Environmental Protection Agency Administrator Scott Pruitt reignited a long simmering debate over a method of scientific inquiry that could upset the supposed “consensus” on man-made global warming.
In an interview with Breitbart’s Joel Pollak on Monday, Pruitt said he supported a “red team-blue team” set up to test climate science. Pruitt was inspired by an op-ed by theoretical physicist Steven Koonin, but others have been pushing this idea as well.
“If truth is what we are all after, why would any scientific organization object to an independent look at the claims of the climate establishment?” climate scientist John Christy said.
Christy has testified on the value of “red teams” for climate science many times in the past decade. This time, however, environmentalists and “consensus” scientists are worried Congress will take him seriously.
Red teams would challenge blue teams on global warming hypotheses on “what do we know, what don’t we know, and what risk does it pose to health, the United States, and the world,” Pruitt told Breitbart.
The military commonly using this method to challenge strategies and improve their overall effectiveness. Many climate scientists, however, say it has no place in their field. After all, 97 percent of climate scientists supposedly believe humans are the main cause of global warming.
“Science already has a red team: peer review,” David Titley, a climate scientist and retired rear admiral in the U.S. Navy, told The Washington Post.
“This just feels to me … like another way to skirt the tried and true scientific process that has worked for years in our field and many others,” said Marshall Shepherd, an atmospheric science professor at the University of Georgia who called the idea a “gimmick.”
Consensus scientists say the red team setup could manipulate public understanding of the science, giving a false impression of uncertainty and delay action on global warming. Skeptics, like Christy, say the other side is afraid the method will expose the weakness of the supposed “consensus” on global warming.
“My own analysis concerning 102 climate model runs is as clear as it can be—the theory has failed the simplest of scientific tests,” Christy said. “None of the august scientific societies crunched through the huge volumes of model output and observational data to perform such tests.”
“In the normative scientific method, when our theory fails, we are supposed to go back and modify or reject the theory and test again,” Christy said. “In this modern way of doing science, as best I can tell, the proponents of a failed theory simply yell louder, schedule marches on Washington, and attempt to quash any dissent.”
Consensus scientists say peer review works just fine, but skeptics point out the problems with climate models and many of their predictions. In fact, many articles have been written about the problems with scientific journals and peer review.
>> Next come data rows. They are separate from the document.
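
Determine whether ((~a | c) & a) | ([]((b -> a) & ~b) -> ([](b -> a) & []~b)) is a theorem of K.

Yes, valid

Tableau for the negation ~(((~a | c) & a) | ([]((b -> a) & ~b) -> ([](b -> a) & []~b))):
1. ~(((~a | c) & a) | ([]((b -> a) & ~b) -> ([](b -> a) & []~b))), 0
2. ~((~a | c) & a), 0
3. ~([]((b -> a) & ~b) -> ([](b -> a) & []~b)), 0
4. []((b -> a) & ~b), 0
5. ~([](b -> a) & []~b), 0
6. ~(~a | c), 0
7. a, 0
8. ~c, 0
9. ~[](b -> a), 0
10. ~(b -> a), 1
11. b, 1
12. ~a, 1
13. (b -> a) & ~b, 1
14. b -> a, 1
15. ~b, 1
Accessibility: 0R1
Branch closes: b and ~b both at 1.
All branches of the negation close; one closing branch shown above.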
Climate scientist Roger Pielke Sr. says peer review has become politicized, where “gatekeeping” plays a role in who gets published and who doesn’t. Skeptics usually get the wrong end of that deal.
Pruitt can only do so much to change how the EPA conducts research, and it’s uncertain how much traction this idea will gain in Congress, especially with other major issues, like the Russia investigation and Obamacare repeal, sucking up political capital.
“I can understand why political organizations would object—because their deeply held beliefs may be shown to be in error and thus set a foundation to undo their attempts to set rules for the ‘hoi polloi,’” Christy said.
“Claiming that the truth has already been determined regarding ‘climate change,’ and thus red teams are not needed, is an argument made by someone who has not examined the theory,” he said.